Imagery plays a huge part in this story. Mrs. Mallard "could see in the open square before her house the tops of trees that were all aquiver with the new spring life. The delicious breath of rain was in the air. In the street below a peddler was crying his wares. The notes of a distant song which some one was singing reached her faintly, and countless sparrows were twittering in the eaves (7)." In this moment, she realizes that the sun is always brighter on the other side because she has been restricted and held from the outside world. She once had a "dull stare in her eyes" because her marriage to Brently was boring and predictable. By staring out the window, she sees this beautiful landscape versus the tiny little house that she has been confined to for the majority of her marriage. The house is small and suffocating because Louise sees the vast open land outside the window, but she has never gone out and seen what this vast open land has to offer her. "The delicious breathe of rain ...  in the air," shows how Louise was robbed of the simplest joys while in her marriage to Bentley. This imagery shows the reader how confided Louise is inside her marriage because the house represents her marriage while the vast of land outside the window represents her future now that her husband is dead. Mrs. Mallard struggles internally with how to interpret her newfound freedom.

Finding out her husband is dead causes Mrs. Mallard to face the reality of becoming a widow. While she says, "'And yet she had loved him--sometimes.  Often she had not.  What did it matter!  What could love, the unsolved mystery, count for in face of this possession of self-assertion which she suddenly recognized as the strongest impulse of her being!'(15)" She is realizing that her constant battle to love her husband has finally ended. Her internal conflict for not loving him does not have to be justified now because of his death. She no longer has to dread his homecoming because he will not be coming home ever again. After first finding out about her husband's death, she tried "to beat it back with her will--as powerless as her two white slender hands would have been, (10)" yet she knew that she could not do it because it was something she had craved for many years . Her conflict has finally reached its resolution, and now she can start to live the life that she always craved, but could not achieve because of societies views on marriage. 

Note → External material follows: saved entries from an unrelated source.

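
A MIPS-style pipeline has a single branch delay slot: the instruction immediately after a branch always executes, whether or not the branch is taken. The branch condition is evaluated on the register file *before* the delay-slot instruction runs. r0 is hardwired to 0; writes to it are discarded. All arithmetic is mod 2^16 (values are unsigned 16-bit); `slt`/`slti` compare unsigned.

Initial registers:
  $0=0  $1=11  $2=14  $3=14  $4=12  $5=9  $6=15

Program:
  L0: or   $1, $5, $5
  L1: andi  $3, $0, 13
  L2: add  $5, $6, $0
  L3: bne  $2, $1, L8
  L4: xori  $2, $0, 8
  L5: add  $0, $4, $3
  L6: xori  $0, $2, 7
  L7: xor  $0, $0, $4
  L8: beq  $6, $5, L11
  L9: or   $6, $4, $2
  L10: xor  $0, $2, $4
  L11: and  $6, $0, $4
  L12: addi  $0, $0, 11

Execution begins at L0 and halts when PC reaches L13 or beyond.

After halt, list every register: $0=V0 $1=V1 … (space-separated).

$0=0 $1=9 $2=8 $3=0 $4=12 $5=15 $6=0

PC=0  or   $1, $5, $5        | $0=0 $1=9 $2=14 $3=14 $4=12 $5=9 $6=15
PC=1  andi  $3, $0, 13       | $0=0 $1=9 $2=14 $3=0 $4=12 $5=9 $6=15
PC=2  add  $5, $6, $0        | $0=0 $1=9 $2=14 $3=0 $4=12 $5=15 $6=15
PC=3  bne  $2, $1, L8        | $0=0 $1=9 $2=14 $3=0 $4=12 $5=15 $6=15  [TAKEN]
PC=4  xori  $2, $0, 8        | $0=0 $1=9 $2=8 $3=0 $4=12 $5=15 $6=15
PC=8  beq  $6, $5, L11       | $0=0 $1=9 $2=8 $3=0 $4=12 $5=15 $6=15  [TAKEN]
PC=9  or   $6, $4, $2        | $0=0 $1=9 $2=8 $3=0 $4=12 $5=15 $6=12
PC=11 and  $6, $0, $4        | $0=0 $1=9 $2=8 $3=0 $4=12 $5=15 $6=0
PC=12 addi  $0, $0, 11       | $0=0 $1=9 $2=8 $3=0 $4=12 $5=15 $6=0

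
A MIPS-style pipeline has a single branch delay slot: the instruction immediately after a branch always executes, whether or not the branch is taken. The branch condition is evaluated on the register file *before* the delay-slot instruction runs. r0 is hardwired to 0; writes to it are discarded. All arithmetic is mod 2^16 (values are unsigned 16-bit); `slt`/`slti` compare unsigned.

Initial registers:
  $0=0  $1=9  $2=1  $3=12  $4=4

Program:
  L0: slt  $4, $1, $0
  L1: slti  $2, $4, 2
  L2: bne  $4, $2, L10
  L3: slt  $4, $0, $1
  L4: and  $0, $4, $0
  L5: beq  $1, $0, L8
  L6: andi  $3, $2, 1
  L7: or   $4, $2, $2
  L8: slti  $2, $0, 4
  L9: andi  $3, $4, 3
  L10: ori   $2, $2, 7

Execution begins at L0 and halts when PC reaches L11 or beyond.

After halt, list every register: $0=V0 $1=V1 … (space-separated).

#0 slt  $4, $1, $0 ; 0/9/1/12/0
#1 slti  $2, $4, 2 ; 0/9/1/12/0
#2 bne  $4, $2, L10 ; 0/9/1/12/0 ; →target
#3 slt  $4, $0, $1 ; 0/9/1/12/1
#10 ori   $2, $2, 7 ; 0/9/7/12/1

$0=0 $1=9 $2=7 $3=12 $4=1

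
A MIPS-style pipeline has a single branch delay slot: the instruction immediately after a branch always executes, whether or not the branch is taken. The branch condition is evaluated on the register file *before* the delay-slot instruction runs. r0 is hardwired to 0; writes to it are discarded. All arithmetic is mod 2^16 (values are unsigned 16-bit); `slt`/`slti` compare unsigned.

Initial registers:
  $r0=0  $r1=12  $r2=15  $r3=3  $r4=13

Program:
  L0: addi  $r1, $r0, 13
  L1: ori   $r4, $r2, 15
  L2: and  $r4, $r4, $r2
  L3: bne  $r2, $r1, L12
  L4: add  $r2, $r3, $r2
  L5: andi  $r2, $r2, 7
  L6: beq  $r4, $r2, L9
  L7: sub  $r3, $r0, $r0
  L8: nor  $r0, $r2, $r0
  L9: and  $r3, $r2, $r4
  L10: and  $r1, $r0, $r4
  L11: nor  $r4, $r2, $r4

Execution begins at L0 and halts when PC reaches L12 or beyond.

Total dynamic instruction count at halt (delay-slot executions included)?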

Heart conditions either can be fatal or lived with. In the case of Mrs. Mallard, everyone knows she "was afflicted with a heart trouble" (1). Chopin uses Mrs. Mallard's heart condition as an example of foreshadowing as to how she will eventually die. Josephine, Louise's sister, and Richard, her husband's friend, both exert copious amounts of compassion when telling Mrs. Mallard of her husband's death because they know of her heart condition. While Chopin states that Mrs. Mallard has a heart condition, she never actually tells the reader what the heart condition is. The newspaper foreshadows Bentley's death by saying, "Brently Mallard's name leading the list of "killed."(1)" This could be construed as false due to the severity of the accident and the numerous injuries and the way the newspaper says "killed" in quotations as if they were unsure if he was amongst the dead or not. By using Josephine and Richard's concern for Mrs. Mallard's heart condition, Chopin is foreshadowing that her illness will be the death of her.

In the case of Louise, it is possible to die from a broken heart. It was not for the death of her husband, but rather her loss of her freedom from Bentley. Chopin uses of imagery, internal conflict, and foreshadowing to allow her readers to feel and understand the struggle that Mrs. Mallard goes through in this short period of her life. The open window, Mrs. Mallard's internal dialogue about her marriage or lack thereof, and her heart condition are all examples of Chopin's own interpretation of the story.